The film’s most intense moments are found in the featured archive footage, as when Malala is on TV, using her full name, denouncing named Taliban-leaders whilst still living in Pakistan.
The film’s most intense moments are found in the featured archive footage, as when Malala is on TV, using her full name, denouncing named Taliban-leaders whilst still living in Pakistan. This indicates that the film maker could have been more present during vital moments of her current life – not least in the run-up to these moments when there is a chance of getting close to both the person and her motivation.
Wide reach. Director Davis Guggenheim has previous experience from (future) Peace Prize winners through An Uncomfortable Truth (2006), the Al Gore campaign documentary to create attention about global warming. Among his earlier documentaries, are the rock guitarist encounter It Might Get Loud (2008), and Waiting for ‹Superman›, the latter depicted the US educational system.

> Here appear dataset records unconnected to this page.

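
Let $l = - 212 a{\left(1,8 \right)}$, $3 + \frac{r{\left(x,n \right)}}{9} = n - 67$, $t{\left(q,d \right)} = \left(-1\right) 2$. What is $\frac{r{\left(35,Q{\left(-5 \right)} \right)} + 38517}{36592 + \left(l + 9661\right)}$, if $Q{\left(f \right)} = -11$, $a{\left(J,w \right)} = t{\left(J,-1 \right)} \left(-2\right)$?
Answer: $\frac{12596}{15135} \approx 0.83224$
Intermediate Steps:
$t{\left(q,d \right)} = -2$
$a{\left(J,w \right)} = 4$ ($a{\left(J,w \right)} = \left(-2\right) \left(-2\right) = 4$)
$r{\left(x,n \right)} = -630 + 9 n$ ($r{\left(x,n \right)} = -27 + 9 \left(n - 67\right) = -27 + 9 \left(-67 + n\right) = -27 + \left(-603 + 9 n\right) = -630 + 9 n$)
$l = -848$ ($l = \left(-212\right) 4 = -848$)
$\frac{r{\left(35,Q{\left(-5 \right)} \right)} + 38517}{36592 + \left(l + 9661\right)} = \frac{\left(-630 + 9 \left(-11\right)\right) + 38517}{36592 + \left(-848 + 9661\right)} = \frac{\left(-630 - 99\right) + 38517}{36592 + 8813} = \frac{-729 + 38517}{45405} = 37788 \cdot \frac{1}{45405} = \frac{12596}{15135}$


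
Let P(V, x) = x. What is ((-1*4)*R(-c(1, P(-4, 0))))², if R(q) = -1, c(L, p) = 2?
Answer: 16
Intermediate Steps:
((-1*4)*R(-c(1, P(-4, 0))))² = (-1*4*(-1))² = (-4*(-1))² = 4² = 16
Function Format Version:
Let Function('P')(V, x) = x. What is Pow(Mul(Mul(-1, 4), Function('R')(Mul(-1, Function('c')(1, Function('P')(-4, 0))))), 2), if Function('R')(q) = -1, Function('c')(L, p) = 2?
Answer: 16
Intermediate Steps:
Pow(Mul(Mul(-1, 4), Function('R')(Mul(-1, Function('c')(1, Function('P')(-4, 0))))), 2) = Pow(Mul(Mul(-1, 4), -1), 2) = Pow(Mul(-4, -1), 2) = Pow(4, 2) = 16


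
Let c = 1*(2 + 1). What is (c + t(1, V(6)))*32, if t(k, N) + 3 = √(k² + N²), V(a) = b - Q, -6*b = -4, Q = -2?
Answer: 32*√73/3 ≈ 91.136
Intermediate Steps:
b = ⅔ (b = -⅙*(-4) = ⅔ ≈ 0.66667)
V(a) = 8/3 (V(a) = ⅔ - 1*(-2) = ⅔ + 2 = 8/3)
c = 3 (c = 1*3 = 3)
t(k, N) = -3 + √(N² + k²) (t(k, N) = -3 + √(k² + N²) = -3 + √(N² + k²))
(c + t(1, V(6)))*32 = (3 + (-3 + √((8/3)² + 1²)))*32 = (3 + (-3 + √(64/9 + 1)))*32 = (3 + (-3 + √(73/9)))*32 = (3 + (-3 + √73/3))*32 = (√73/3)*32 = 32*√73/3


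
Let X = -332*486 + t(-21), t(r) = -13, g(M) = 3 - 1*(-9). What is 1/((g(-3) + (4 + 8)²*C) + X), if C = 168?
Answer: -1/137161 ≈ -7.2907e-6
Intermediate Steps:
g(M) = 12 (g(M) = 3 + 9 = 12)
X = -161365 (X = -332*486 - 13 = -161352 - 13 = -161365)
1/((g(-3) + (4 + 8)²*C) + X) = 1/((12 + (4 + 8)²*168) - 161365) = 1/((12 + 12²*168) - 161365) = 1/((12 + 144*168) - 161365) = 1/((12 + 24192) - 161365) = 1/(24204 - 161365) = 1/(-137161) = -1/137161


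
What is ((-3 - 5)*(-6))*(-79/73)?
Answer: -3792/73 ≈ -51.945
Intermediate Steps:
((-3 - 5)*(-6))*(-79/73) = (-8*(-6))*(-79*1/73) = 48*(-79/73) = -3792/73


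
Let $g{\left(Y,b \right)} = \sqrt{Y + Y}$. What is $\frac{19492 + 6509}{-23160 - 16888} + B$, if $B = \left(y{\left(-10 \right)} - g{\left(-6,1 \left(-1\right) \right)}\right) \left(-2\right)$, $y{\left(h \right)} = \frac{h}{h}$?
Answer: $- \frac{106097}{40048} + 4 i \sqrt{3} \approx -2.6492 + 6.9282 i$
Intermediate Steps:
$y{\left(h \right)} = 1$
$g{\left(Y,b \right)} = \sqrt{2} \sqrt{Y}$ ($g{\left(Y,b \right)} = \sqrt{2 Y} = \sqrt{2} \sqrt{Y}$)
$B = -2 + 4 i \sqrt{3}$ ($B = \left(1 - \sqrt{2} \sqrt{-6}\right) \left(-2\right) = \left(1 - \sqrt{2} i \sqrt{6}\right) \left(-2\right) = \left(1 - 2 i \sqrt{3}\right) \left(-2\right) = -2 + 4 i \sqrt{3} \approx -2.0 + 6.9282 i$)
$\frac{19492 + 6509}{-23160 - 16888} + B = \frac{19492 + 6509}{-23160 - 16888} - \left(2 - 4 i \sqrt{3}\right) = \frac{26001}{-40048} - \left(2 - 4 i \sqrt{3}\right) = 26001 \left(- \frac{1}{40048}\right) - \left(2 - 4 i \sqrt{3}\right) = - \frac{26001}{40048} - \left(2 - 4 i \sqrt{3}\right) = - \frac{106097}{40048} + 4 i \sqrt{3}$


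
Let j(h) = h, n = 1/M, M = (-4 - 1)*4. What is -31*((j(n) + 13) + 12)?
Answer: -15469/20 ≈ -773.45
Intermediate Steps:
M = -20 (M = -5*4 = -20)
n = -1/20 (n = 1/(-20) = -1/20 ≈ -0.050000)
-31*((j(n) + 13) + 12) = -31*((-1/20 + 13) + 12) = -31*(259/20 + 12) = -31*499/20 = -15469/20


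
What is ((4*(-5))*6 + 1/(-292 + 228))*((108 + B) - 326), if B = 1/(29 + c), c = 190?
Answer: 366698621/14016 ≈ 26163.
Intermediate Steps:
B = 1/219 (B = 1/(29 + 190) = 1/219 ≈ 0.0045662)
((4*(-5))*6 + 1/(-292 + 228))*((108 + B) - 326) = ((4*(-5))*6 + 1/(-292 + 228))*((108 + 1/219) - 326) = (-20*6 + 1/(-64))*(23653/219 - 326) = (-120 - 1/64)*(-47741/219) = -7681/64*(-47741/219) = 366698621/14016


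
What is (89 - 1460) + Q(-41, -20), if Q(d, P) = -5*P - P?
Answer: -1251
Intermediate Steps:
Q(d, P) = -6*P
(89 - 1460) + Q(-41, -20) = (89 - 1460) - 6*(-20) = -1371 + 120 = -1251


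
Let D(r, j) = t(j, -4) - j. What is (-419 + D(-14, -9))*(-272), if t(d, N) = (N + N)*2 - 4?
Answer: 116960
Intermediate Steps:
t(d, N) = -4 + 4*N (t(d, N) = (2*N)*2 - 4 = 4*N - 4 = -4 + 4*N)
D(r, j) = -20 - j (D(r, j) = (-4 + 4*(-4)) - j = (-4 - 16) - j = -20 - j)
(-419 + D(-14, -9))*(-272) = (-419 + (-20 - 1*(-9)))*(-272) = (-419 + (-20 + 9))*(-272) = (-419 - 11)*(-272) = -430*(-272) = 116960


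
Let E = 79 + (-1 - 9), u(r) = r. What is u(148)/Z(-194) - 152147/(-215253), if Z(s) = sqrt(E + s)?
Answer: 152147/215253 - 148*I*sqrt(5)/25 ≈ 0.70683 - 13.238*I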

In addition, Guggenheim is an experienced TV-director, with a CV boasting episodes from NYPD Blue, ER, 24, The Shield and Deadwood. It is not necessarily anything wrong in any of this, but it may just be that his experience have impacted on the polished nature of He Named me Malala. Despite being both well executed and well told, the film could have had more edge. Unsurprisingly, the He Named Me Malala soundtrack comes courtesy of Hollywood-veteran Thomas Newman, who recently created the film music for the James Bond film Spectre and Spielberg’s Bridge of Spies. Newman’s emotionally-driven score is just one of several elements in the film that indicate a wish for the widest possible catchment.
The same goes for the director’s prioritising of interviews over a more observational approach, plus the aforementioned animated sequences. It is of course positive that Malala and her sympathetic message reach as many as possible. This accessible version of He Named Me Malala makes it also ideal for educational performances, of which I hope there will many. It is hardly necessary to recap the extreme ideology that attempted to silence Malala (and which according to her, is nothing to do with Islam), has neither declined nor become less threatening of late. This means that it is even more important that she is heard – also because she is a Muslim voice. On the other hand, such a polished and arch-American documentary would also reinforce the impression of Malala as a type of brand. And as for the evil tongues who deem her a puppet created in the self-righteous and Islam-hostile image, Guggenheim’s film will probably add more fuel to this fire.
He Named Me Malala premiered in Norway on December 11th, and is now available nationwide.